# Antler Reproduction Price??



## jml2 (Dec 10, 2004)

Several years ago I shot a nice half racked buck. I think I want to have a taxidermist reproduce the missing side. How much would this cost? I am thinking of having this done and then hopefully next year getting a cape to having the antlers mounted on the cape. Any taxidermists in the southern MI area that do this kind of work. 

Thanks in advance.


----------



## Big Buck (Feb 8, 2000)

jml2
The best thing for you to do, is go to taxidermy.net and ask this qustion then get a hold of the MTA Michigan Taxidermy Association and ask them to recomond some one to you. 

One that comes to mind that I know of is Terry Weicks he is close to Grand Rapids.

I have a lot of mounts that I have done with repos, and I have bought a lot from him.

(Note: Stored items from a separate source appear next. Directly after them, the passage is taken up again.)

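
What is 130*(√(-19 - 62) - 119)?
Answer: -15470 + 1170*I ≈ -15470.0 + 1170.0*I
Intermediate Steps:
130*(√(-19 - 62) - 119) = 130*(√(-81) - 119) = 130*(9*I - 119) = 130*(-119 + 9*I) = -15470 + 1170*I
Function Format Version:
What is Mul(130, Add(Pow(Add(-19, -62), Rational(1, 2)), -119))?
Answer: Add(-15470, Mul(1170, I)) ≈ Add(-15470., Mul(1170.0, I))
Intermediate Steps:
Mul(130, Add(Pow(Add(-19, -62), Rational(1, 2)), -119)) = Mul(130, Add(Pow(-81, Rational(1, 2)), -119)) = Mul(130, Add(Mul(9, I), -119)) = Mul(130, Add(-119, Mul(9, I))) = Add(-15470, Mul(1170, I))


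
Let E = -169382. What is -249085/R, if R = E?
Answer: 249085/169382 ≈ 1.4706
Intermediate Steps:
R = -169382
-249085/R = -249085/(-169382) = -249085*(-1/169382) = 249085/169382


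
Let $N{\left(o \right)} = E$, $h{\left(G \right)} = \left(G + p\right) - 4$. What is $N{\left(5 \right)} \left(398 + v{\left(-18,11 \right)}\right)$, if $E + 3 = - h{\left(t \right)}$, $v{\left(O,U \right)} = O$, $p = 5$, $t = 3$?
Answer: $-2660$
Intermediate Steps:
$h{\left(G \right)} = 1 + G$ ($h{\left(G \right)} = \left(G + 5\right) - 4 = \left(5 + G\right) - 4 = 1 + G$)
$E = -7$ ($E = -3 - \left(1 + 3\right) = -3 - 4 = -7$)
$N{\left(o \right)} = -7$
$N{\left(5 \right)} \left(398 + v{\left(-18,11 \right)}\right) = - 7 \left(398 - 18\right) = \left(-7\right) 380 = -2660$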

They can start at 150 and go up from there.

Good luck and let me know if you have any other question.


----------



## Mitchell Ulrich (Sep 10, 2007)

What your asking is going to cost you so much, your just going to say FOR GET IT! 

I had a huge rack come into my shop and checked into that same thing.

Usually the deal is...it'll cost you close to a grand (or more) and you/customer get the original and you get one set. They keep the copyright and the mold.

Huge bummer.


----------



## Paul Thompson (Jul 16, 2007)

You are better off finding an opposite side shed that is close to the original same age class rack.


----------